# Face chart Help Please ;)



## heatherbear03 (Jan 9, 2008)

Hi Ladies..ok, does anyone know how to get "erase" lines on a face chart to make the lips a smaller shape?  One of the example face charts that was sent to our counter has a smaller shape lip....so we were trying to figure out how to do that ourselves..white out turns out too grey on the paper?? Any ideas....

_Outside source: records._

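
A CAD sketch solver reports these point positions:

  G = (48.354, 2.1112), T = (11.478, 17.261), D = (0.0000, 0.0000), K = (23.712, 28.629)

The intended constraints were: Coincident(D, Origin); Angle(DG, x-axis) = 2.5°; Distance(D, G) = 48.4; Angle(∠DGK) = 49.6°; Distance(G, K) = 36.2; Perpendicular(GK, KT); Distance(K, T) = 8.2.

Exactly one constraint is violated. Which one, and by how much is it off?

Distance(K, T) = 8.2 — off by 8.50.

D = (0.00, 0.00) ✓; DG at 2.500° ✓; |DG| = 48.40 ✓; ∠DGK = 49.60° ✓; |GK| = 36.20 ✓; ∠(GK, KT) = 90.00° ✓; |KT| = 16.70 ✗.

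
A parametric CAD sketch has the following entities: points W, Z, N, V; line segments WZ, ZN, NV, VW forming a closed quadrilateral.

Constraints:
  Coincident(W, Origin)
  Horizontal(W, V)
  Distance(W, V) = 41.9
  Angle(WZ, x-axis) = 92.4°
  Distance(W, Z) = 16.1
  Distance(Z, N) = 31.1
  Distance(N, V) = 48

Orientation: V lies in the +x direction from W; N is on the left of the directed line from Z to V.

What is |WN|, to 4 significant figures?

44.88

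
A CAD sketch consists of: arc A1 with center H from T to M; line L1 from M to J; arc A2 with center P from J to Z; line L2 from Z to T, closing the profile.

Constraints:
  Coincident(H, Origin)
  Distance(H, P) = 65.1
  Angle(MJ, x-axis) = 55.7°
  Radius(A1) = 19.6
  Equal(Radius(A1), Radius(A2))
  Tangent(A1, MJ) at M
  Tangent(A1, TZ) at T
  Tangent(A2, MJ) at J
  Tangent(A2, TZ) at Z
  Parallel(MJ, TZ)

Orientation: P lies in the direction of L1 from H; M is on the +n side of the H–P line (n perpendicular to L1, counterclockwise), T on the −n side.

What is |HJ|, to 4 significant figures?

67.99

Tangency of A1 to both parallel lines with radius 19.6 puts M and T at H ± 19.6·n: M = (-16.19, 11.05), T = (16.19, -11.05). Equal radii place J and Z the same way about P: J = P + 19.6·n = (20.49, 64.82), Z = P − 19.6·n = (52.88, 42.73). Then |HJ| = |J − H| = 67.99.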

And any other face chart insider tricks would be so great...I am just learning! 
	

	
	
		
		

		
			




Thanks Ladies!


----------



## MisStarrlight (Jan 10, 2008)

We used to use white-out pens...if regular white out is turning gray, try the "bright white" color


----------



## chocolategoddes (Jan 11, 2008)

why would you do that?


----------



## heatherbear03 (Jan 11, 2008)

I don't know...it's just fun to change things up! 
	

	
	
		
		

		
		
	


	




  LOL! We just happened to  notice that the lips on one of the N collection looks had more narrow lips so we thought we would try it! 
	

	
	
		
		

		
		
	


	




  I'm going to get one of the bright white pens! thanks for the info!


----------



## cthea (Feb 10, 2008)

I do a lot of painting and block printing. When a mistake has dried, I use a razor blade/ exacto knife to scratch off the offending mark. It mars the fibers of the paper, but gets rid of the junk.


----------



## Ruby_Woo (Mar 27, 2009)

Yeah we do white out pens as well at work.


----------